The layout shifted from a static list of links to a masonry grid. It looked cleaner, but it lost that "old web" charm that made it famous. By this point, competitors like MindGeek (now Aylo) had already consolidated the market with tube sites. The massive price tag of the domain became a burden rather than an asset.
It’s hard to innovate when you start $14 million in the hole.
Lessons from the old-school domain era
What can we actually learn from the history of the sex com old website? First, that "Category Killer" domains are a hedge against changing algorithms. If you own the word, you own the traffic. But that only works if you actually build a brand on top of it.
- Security is everything. Kremen lost millions because a registrar didn't verify a single letter. Today, we have registrar locks and 2FA, but the vulnerability remains the human element.
- First-mover advantage is temporary. Being the first doesn't mean you'll be the last. The old site's failure to adapt to the "tube" era of video streaming meant it lost its crown to sites that had much "cheaper" domain names.

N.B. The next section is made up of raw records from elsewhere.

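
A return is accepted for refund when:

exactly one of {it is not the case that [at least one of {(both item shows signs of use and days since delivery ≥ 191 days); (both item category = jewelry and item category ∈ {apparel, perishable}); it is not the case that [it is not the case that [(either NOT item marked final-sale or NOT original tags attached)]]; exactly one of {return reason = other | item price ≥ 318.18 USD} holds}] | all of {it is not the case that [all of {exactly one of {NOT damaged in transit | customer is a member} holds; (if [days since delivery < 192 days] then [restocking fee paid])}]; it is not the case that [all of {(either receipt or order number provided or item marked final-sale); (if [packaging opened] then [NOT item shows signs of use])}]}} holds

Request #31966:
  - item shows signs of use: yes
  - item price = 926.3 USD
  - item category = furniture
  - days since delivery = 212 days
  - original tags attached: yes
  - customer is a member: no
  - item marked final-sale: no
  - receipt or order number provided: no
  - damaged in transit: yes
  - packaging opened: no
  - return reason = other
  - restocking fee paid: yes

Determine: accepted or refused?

Atomic conditions:
  item shows signs of use: yes → true
  days since delivery ≥ 191 days: 212 ≥ 191 is true
  item category = jewelry: furniture == jewelry is false
  item category ∈ {apparel, perishable}: furniture is not in the set → false
  NOT item marked final-sale: no → true
  NOT original tags attached: yes → false
  return reason = other: other == other is true
  item price ≥ 318.18 USD: 926.3 ≥ 318.18 is true
  NOT damaged in transit: yes → false
  customer is a member: no → false
  days since delivery < 192 days: 212 < 192 is false
  restocking fee paid: yes → true
  receipt or order number provided: no → false
  item marked final-sale: no → false
  packaging opened: no → false
  NOT item shows signs of use: yes → false
Combine:
[1.1.1] true AND true = true
[1.1.2] false AND false = false
[1.1.3.1.1] true OR false = true
[1.1.3.1] NOT true = false
[1.1.3] NOT false = true
[1.1.4] exactly-one(true, true) = false
[1.1] true OR false OR true OR false = true
[1] NOT true = false
[2.1.1.1] exactly-one(false, false) = false
[2.1.1.2] false → true (antecedent false ⇒ implication holds) = true
[2.1.1] false AND true = false
[2.1] NOT false = true
[2.2.1.1] false OR false = false
[2.2.1.2] false → false (antecedent false ⇒ implication holds) = true
[2.2.1] false AND true = false
[2.2] NOT false = true
[2] true AND true = true
[root] exactly-one(false, true) = true
Overall: true → accepted

Accepted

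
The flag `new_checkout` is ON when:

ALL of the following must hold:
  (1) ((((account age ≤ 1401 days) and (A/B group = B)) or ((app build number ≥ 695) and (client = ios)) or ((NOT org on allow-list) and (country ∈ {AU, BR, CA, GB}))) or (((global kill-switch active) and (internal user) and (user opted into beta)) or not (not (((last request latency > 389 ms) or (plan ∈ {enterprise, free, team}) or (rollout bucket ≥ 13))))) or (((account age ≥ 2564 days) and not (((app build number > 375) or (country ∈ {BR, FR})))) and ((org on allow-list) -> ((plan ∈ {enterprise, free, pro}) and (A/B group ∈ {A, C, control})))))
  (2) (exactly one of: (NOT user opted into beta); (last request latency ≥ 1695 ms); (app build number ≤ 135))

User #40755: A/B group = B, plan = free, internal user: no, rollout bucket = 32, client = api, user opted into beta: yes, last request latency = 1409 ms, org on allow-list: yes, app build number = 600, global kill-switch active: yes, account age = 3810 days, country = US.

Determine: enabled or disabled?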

- Legal precedent is the real legacy. The lawsuits surrounding this specific URL defined how we treat digital assets today. Every NFT, every crypto wallet, and every premium domain owes a bit of its legal standing to the fight over this site.

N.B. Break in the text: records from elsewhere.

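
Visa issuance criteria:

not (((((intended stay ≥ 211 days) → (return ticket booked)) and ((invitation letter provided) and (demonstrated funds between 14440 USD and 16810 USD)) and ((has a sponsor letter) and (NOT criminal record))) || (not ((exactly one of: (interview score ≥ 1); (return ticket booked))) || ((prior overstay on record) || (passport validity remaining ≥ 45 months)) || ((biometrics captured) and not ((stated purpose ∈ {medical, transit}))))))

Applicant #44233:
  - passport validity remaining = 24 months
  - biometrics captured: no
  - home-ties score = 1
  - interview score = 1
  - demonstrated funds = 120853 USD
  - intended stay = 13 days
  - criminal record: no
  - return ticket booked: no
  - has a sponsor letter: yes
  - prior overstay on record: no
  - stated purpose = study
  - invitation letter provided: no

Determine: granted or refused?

Atomic conditions:
  intended stay ≥ 211 days: 13 ≥ 211 is false
  return ticket booked: no → false
  invitation letter provided: no → false
  demonstrated funds between 14440 USD and 16810 USD: 120853 in [14440, 16810] is false
  has a sponsor letter: yes → true
  NOT criminal record: no → true
  interview score ≥ 1: 1 ≥ 1 is true
  prior overstay on record: no → false
  passport validity remaining ≥ 45 months: 24 ≥ 45 is false
  biometrics captured: no → false
  stated purpose ∈ {medical, transit}: study is not in the set → false
Combine:
[1.1.1] false → false (antecedent false ⇒ implication holds) = true
[1.1.2] false AND false = false
[1.1.3] true AND true = true
[1.1] true AND false AND true = false
[1.2.1.1] exactly-one(true, false) = true
[1.2.1] NOT true = false
[1.2.2] false OR false = false
[1.2.3.2] NOT false = true
[1.2.3] false AND true = false
[1.2] false OR false OR false = false
[1] false OR false = false
[root] NOT false = true
Overall: true → granted

Granted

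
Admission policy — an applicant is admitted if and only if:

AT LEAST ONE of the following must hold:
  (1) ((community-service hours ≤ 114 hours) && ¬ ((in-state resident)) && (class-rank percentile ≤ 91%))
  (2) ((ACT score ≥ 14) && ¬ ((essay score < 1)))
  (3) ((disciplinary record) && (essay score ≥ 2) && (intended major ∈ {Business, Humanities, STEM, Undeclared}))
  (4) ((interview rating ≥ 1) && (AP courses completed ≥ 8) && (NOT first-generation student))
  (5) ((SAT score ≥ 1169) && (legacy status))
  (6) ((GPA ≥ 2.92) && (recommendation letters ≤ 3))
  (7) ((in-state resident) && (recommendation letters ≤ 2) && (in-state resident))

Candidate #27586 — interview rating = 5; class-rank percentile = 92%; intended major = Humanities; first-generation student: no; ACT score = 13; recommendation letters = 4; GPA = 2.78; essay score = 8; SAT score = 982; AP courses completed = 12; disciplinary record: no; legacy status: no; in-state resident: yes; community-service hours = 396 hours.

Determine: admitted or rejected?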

It's sorta wild to think that a single URL caused a decades-long international manhunt and changed US property law.
If you're looking to dive deeper into the business of high-value domains, your first move should be checking the historical WHOIS data via tools like DomainTools or the Wayback Machine. Seeing the incremental changes in how the sex com old website presented itself—from a link farm to a social hub—reveals exactly how the internet's business model shifted from "location" to "engagement."
The next step for anyone interested in this space is to look at the recent sales of "AI" domains. We are seeing the same gold rush happen again. Except this time, the price tags are hitting the seven-figure mark in months, not years. Check out recent reports on Sedo or NameBio to see how the "[suspicious link removed]" model of owning the category is being applied to the artificial intelligence boom. It's the same play, just a different century.